Hand incised, perforated carbon paper, carbon thread, carbon residue.
Perspex and wood display case
45 x 40 x 40 cm (excluding display case)
R 157 050
Created in the hearts of stars, the element of carbon continues, unlike any other element, to be re-purposed into new forms.
In 2016, I had a dream, in which I saw my skin being peeled away from my body, as if I was discarding a burnt and charred membrane. This stimulated the idea of scratching away at the thin black film of carbon covering a piece of diaphanous, skin-like carbon paper.

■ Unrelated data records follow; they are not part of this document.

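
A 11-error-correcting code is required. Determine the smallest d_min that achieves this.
Correcting t errors requires d_min ≥ 2t + 1 = 2·11 + 1 = 23.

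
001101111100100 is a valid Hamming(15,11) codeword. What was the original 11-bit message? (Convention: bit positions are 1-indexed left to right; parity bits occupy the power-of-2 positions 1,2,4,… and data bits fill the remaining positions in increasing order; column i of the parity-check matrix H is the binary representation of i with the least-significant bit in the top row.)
Parity bits occupy power-of-2 positions; data bits are at positions {3,5,6,7,9,10,11,12,13,14,15} (1-indexed).
Extract: c[3]=1 c[5]=0 c[6]=1 c[7]=1 c[9]=1 c[10]=1 c[11]=0 c[12]=0 c[13]=1 c[14]=0 c[15]=0
Data = 10111100100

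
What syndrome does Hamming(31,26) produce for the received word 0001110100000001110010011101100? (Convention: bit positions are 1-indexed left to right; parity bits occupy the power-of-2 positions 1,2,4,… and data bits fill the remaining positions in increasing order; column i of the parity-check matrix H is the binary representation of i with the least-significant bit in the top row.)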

To create Rough collar I spent three months scratching away at the black carbon paper to create 7,6 metres of delicate lace pattern. The lace pattern was emblazoned with mantling borrowed from the Union of South Africa’s 1932 ‘embellished’ coat of arms. I then hand stitched this lace into a 16th Century European ruff collar. The collar is presented as either rising out of, or disintegrating into, the carbon residue – the element that gives it substance.

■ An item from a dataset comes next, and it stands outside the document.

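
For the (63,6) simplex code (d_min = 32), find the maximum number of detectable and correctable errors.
Detection only: up to d_min − 1 = 31 errors.
Correction: up to ⌊(d_min − 1)/2⌋ = ⌊31/2⌋ = 15 errors.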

The resulting work is a rarefied object created out of the throw-away medium of carbon paper. It speaks to me of the generations whose symbols continue to be a weight around our necks, signalling identity, perpetuating difference. Even as they are increasingly less valid, these symbols continue to exert an influence into our democratic and digital age. They imprint our image of ourselves with inheritance – carbon copies in the cycle of life.